The wall seemed solid and terminal. It gave him a defined space, shielding him from the outside. But lying beyond it were more, much more. He was lulled into a reverie. 
A hundred metres away lied a matrix of dilapidated coffins at about the same level as his. Once upon a time, the last dribbles of the interred had leached out of them, percolated through soil particles, and mixed with the ground water, seeping towards this house. They flowed around and underneath, heading for the river. He followed the flow of diluted carrion juice, from the graves to the house, from the house to the river, to the sea. Along the way, some of it rose to the clouds, and drifted off to faraway lands. We only see what’s in front, he heard his own voice talking, but beyond is much more. We’re connected to everything else. Just look.
He got up, went out to the garden, feeling drowsy, stumbling a little. Spring’s in the air but the sweetness of the season was scrubbed by an interminable drizzle. He had no idea how long he meditated; he experienced deep level Ru Ding - the trance-like state Mary Scott had told him about, for the first time. A bird gliding, through timeless space . . . “It must feel awfully lonely,” he commented. “You might find out one day,” she had said.  
Mary Scott watched him from her window.
He emerged from his gliding trip drenched, and went straight to his notebook as if trying to put a caught fish into the bucket before it flips away.
He jotted down quickly: 

“To find the ultimate particle by banging things harder is like trying to measure out infinity with longer tapes. What’s 25 km to nature? We’re like ambitious ants carrying a “giant” ten-inch branch to survey the Great Wall. Impressive, remarkable undertaking, but only to themselves. 

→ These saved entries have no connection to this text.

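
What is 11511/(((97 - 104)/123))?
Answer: -1415853/7 ≈ -2.0226e+5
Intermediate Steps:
11511/(((97 - 104)/123)) = 11511/((-7*1/123)) = 11511/(-7/123) = 11511*(-123/7) = -1415853/7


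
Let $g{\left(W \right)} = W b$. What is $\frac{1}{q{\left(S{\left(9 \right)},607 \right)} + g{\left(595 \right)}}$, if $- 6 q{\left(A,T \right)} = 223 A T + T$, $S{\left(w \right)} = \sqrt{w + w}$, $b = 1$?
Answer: $- \frac{17778}{329798026409} - \frac{2436498 \sqrt{2}}{329798026409} \approx -1.0502 \cdot 10^{-5}$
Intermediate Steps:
$S{\left(w \right)} = \sqrt{2} \sqrt{w}$ ($S{\left(w \right)} = \sqrt{2 w} = \sqrt{2} \sqrt{w}$)
$q{\left(A,T \right)} = - \frac{T}{6} - \frac{223 A T}{6}$ ($q{\left(A,T \right)} = - \frac{223 A T + T}{6} = - \frac{T + 223 A T}{6} = - \frac{T}{6} - \frac{223 A T}{6}$)
$g{\left(W \right)} = W$ ($g{\left(W \right)} = W 1 = W$)
$\frac{1}{q{\left(S{\left(9 \right)},607 \right)} + g{\left(595 \right)}} = \frac{1}{\left(- \frac{1}{6}\right) 607 \left(1 + 223 \sqrt{2} \sqrt{9}\right) + 595} = \frac{1}{\left(- \frac{1}{6}\right) 607 \left(1 + 223 \sqrt{2} \cdot 3\right) + 595} = \frac{1}{\left(- \frac{1}{6}\right) 607 \left(1 + 223 \cdot 3 \sqrt{2}\right) + 595} = \frac{1}{\left(- \frac{1}{6}\right) 607 \left(1 + 669 \sqrt{2}\right) + 595} = \frac{1}{\left(- \frac{607}{6} - \frac{135361 \sqrt{2}}{2}\right) + 595} = \frac{1}{\frac{2963}{6} - \frac{135361 \sqrt{2}}{2}}$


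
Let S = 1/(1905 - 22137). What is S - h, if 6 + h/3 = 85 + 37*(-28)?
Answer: 58086071/20232 ≈ 2871.0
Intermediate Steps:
h = -2871 (h = -18 + 3*(85 + 37*(-28)) = -18 + 3*(85 - 1036) = -18 + 3*(-951) = -18 - 2853 = -2871)
S = -1/20232 (S = 1/(-20232) = -1/20232 ≈ -4.9427e-5)
S - h = -1/20232 - 1*(-2871) = -1/20232 + 2871 = 58086071/20232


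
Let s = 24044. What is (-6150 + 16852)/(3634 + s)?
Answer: 5351/13839 ≈ 0.38666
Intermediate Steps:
(-6150 + 16852)/(3634 + s) = (-6150 + 16852)/(3634 + 24044) = 10702/27678 = 10702*(1/27678) = 5351/13839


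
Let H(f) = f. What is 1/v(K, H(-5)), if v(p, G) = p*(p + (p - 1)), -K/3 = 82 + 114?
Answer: 1/692076 ≈ 1.4449e-6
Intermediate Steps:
K = -588 (K = -3*(82 + 114) = -3*196 = -588)
v(p, G) = p*(-1 + 2*p) (v(p, G) = p*(p + (-1 + p)) = p*(-1 + 2*p))
1/v(K, H(-5)) = 1/(-588*(-1 + 2*(-588))) = 1/(-588*(-1 - 1176)) = 1/(-588*(-1177)) = 1/692076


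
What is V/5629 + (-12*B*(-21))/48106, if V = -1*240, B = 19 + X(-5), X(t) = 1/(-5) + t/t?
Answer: 41352546/676971685 ≈ 0.061085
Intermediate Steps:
X(t) = ⅘ (X(t) = 1*(-⅕) + 1 = -⅕ + 1 = ⅘)
B = 99/5 (B = 19 + ⅘ = 99/5 ≈ 19.800)
V = -240
V/5629 + (-12*B*(-21))/48106 = -240/5629 + (-12*99/5*(-21))/48106 = -240*1/5629 - 1188/5*(-21)*(1/48106) = -240/5629 + (24948/5)*(1/48106) = -240/5629 + 12474/120265 = 41352546/676971685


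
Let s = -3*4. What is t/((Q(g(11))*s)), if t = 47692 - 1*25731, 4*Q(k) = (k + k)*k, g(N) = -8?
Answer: -21961/384 ≈ -57.190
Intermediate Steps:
s = -12
Q(k) = k²/2 (Q(k) = ((k + k)*k)/4 = ((2*k)*k)/4 = (2*k²)/4 = k²/2)
t = 21961 (t = 47692 - 25731 = 21961)
t/((Q(g(11))*s)) = 21961/((((½)*(-8)²)*(-12))) = 21961/((((½)*64)*(-12))) = 21961/((32*(-12))) = 21961/(-384) = 21961*(-1/384) = -21961/384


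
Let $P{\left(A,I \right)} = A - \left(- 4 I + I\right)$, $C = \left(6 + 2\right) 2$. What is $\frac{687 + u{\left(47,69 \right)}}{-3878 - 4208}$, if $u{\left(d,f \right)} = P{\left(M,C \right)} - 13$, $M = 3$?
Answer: $- \frac{725}{8086} \approx -0.089661$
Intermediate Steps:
$C = 16$ ($C = 8 \cdot 2 = 16$)
$P{\left(A,I \right)} = A + 3 I$ ($P{\left(A,I \right)} = A - - 3 I = A + 3 I$)
$u{\left(d,f \right)} = 38$ ($u{\left(d,f \right)} = \left(3 + 3 \cdot 16\right) - 13 = \left(3 + 48\right) - 13 = 51 - 13 = 38$)
$\frac{687 + u{\left(47,69 \right)}}{-3878 - 4208} = \frac{687 + 38}{-3878 - 4208} = \frac{725}{-8086} = 725 \left(- \frac{1}{8086}\right) = - \frac{725}{8086}$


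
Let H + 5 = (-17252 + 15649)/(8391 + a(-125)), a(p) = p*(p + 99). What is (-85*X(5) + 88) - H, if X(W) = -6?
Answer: 1003018/1663 ≈ 603.14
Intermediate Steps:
a(p) = p*(99 + p)
H = -8544/1663 (H = -5 + (-17252 + 15649)/(8391 - 125*(99 - 125)) = -5 - 1603/(8391 - 125*(-26)) = -5 - 1603/(8391 + 3250) = -5 - 1603/11641 = -5 - 1603*1/11641 = -5 - 229/1663 = -8544/1663 ≈ -5.1377)
(-85*X(5) + 88) - H = (-85*(-6) + 88) - 1*(-8544/1663) = (510 + 88) + 8544/1663 = 598 + 8544/1663 = 1003018/1663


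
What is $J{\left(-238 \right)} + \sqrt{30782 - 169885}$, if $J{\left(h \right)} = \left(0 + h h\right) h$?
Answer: $-13481272 + i \sqrt{139103} \approx -1.3481 \cdot 10^{7} + 372.97 i$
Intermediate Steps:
$J{\left(h \right)} = h^{3}$ ($J{\left(h \right)} = \left(0 + h^{2}\right) h = h^{2} h = h^{3}$)
$J{\left(-238 \right)} + \sqrt{30782 - 169885} = \left(-238\right)^{3} + \sqrt{30782 - 169885} = -13481272 + \sqrt{30782 - 169885} = -13481272 + \sqrt{-139103} = -13481272 + i \sqrt{139103}$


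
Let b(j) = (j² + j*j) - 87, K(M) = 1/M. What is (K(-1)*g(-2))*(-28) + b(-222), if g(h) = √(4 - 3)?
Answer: 98509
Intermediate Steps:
g(h) = 1 (g(h) = √1 = 1)
b(j) = -87 + 2*j² (b(j) = (j² + j²) - 87 = 2*j² - 87 = -87 + 2*j²)
(K(-1)*g(-2))*(-28) + b(-222) = (1/(-1))*(-28) + (-87 + 2*(-222)²) = -1*1*(-28) + (-87 + 2*49284) = -1*(-28) + (-87 + 98568) = 28 + 98481 = 98509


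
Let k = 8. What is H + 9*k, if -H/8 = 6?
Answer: 24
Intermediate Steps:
H = -48 (H = -8*6 = -48)
H + 9*k = -48 + 9*8 = -48 + 72 = 24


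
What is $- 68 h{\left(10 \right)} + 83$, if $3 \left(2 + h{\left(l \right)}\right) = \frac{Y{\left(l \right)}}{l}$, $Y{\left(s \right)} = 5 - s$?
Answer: $\frac{691}{3} \approx 230.33$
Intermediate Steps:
$h{\left(l \right)} = -2 + \frac{5 - l}{3 l}$ ($h{\left(l \right)} = -2 + \frac{\left(5 - l\right) \frac{1}{l}}{3} = -2 + \frac{\frac{1}{l} \left(5 - l\right)}{3} = -2 + \frac{5 - l}{3 l}$)
$- 68 h{\left(10 \right)} + 83 = - 68 \frac{5 - 70}{3 \cdot 10} + 83 = - 68 \cdot \frac{1}{3} \cdot \frac{1}{10} \left(5 - 70\right) + 83 = - 68 \cdot \frac{1}{3} \cdot \frac{1}{10} \left(-65\right) + 83 = \left(-68\right) \left(- \frac{13}{6}\right) + 83 = \frac{442}{3} + 83 = \frac{691}{3}$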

We won’t catch the Higgs boson. Zhuangzi said “the universe is no bigger than the tip of a down hair.” That’s science, modern science. The ultimate particle exists - yes AND no - everywhere, in everything, by the trillions and trillions, right at the tip of a down hair, forming a continuum through time and space.

To pursue the infinite with a finite life and limited intellect is futile, mad. That’s it!” 
He underlined “That’s it!” twice; now it looked decided. No, he’d not spend the rest of his life arranging tiny particles to crash. He sensed nosey medieval ghosts jostling around him, trying to take a better look at what he had just written.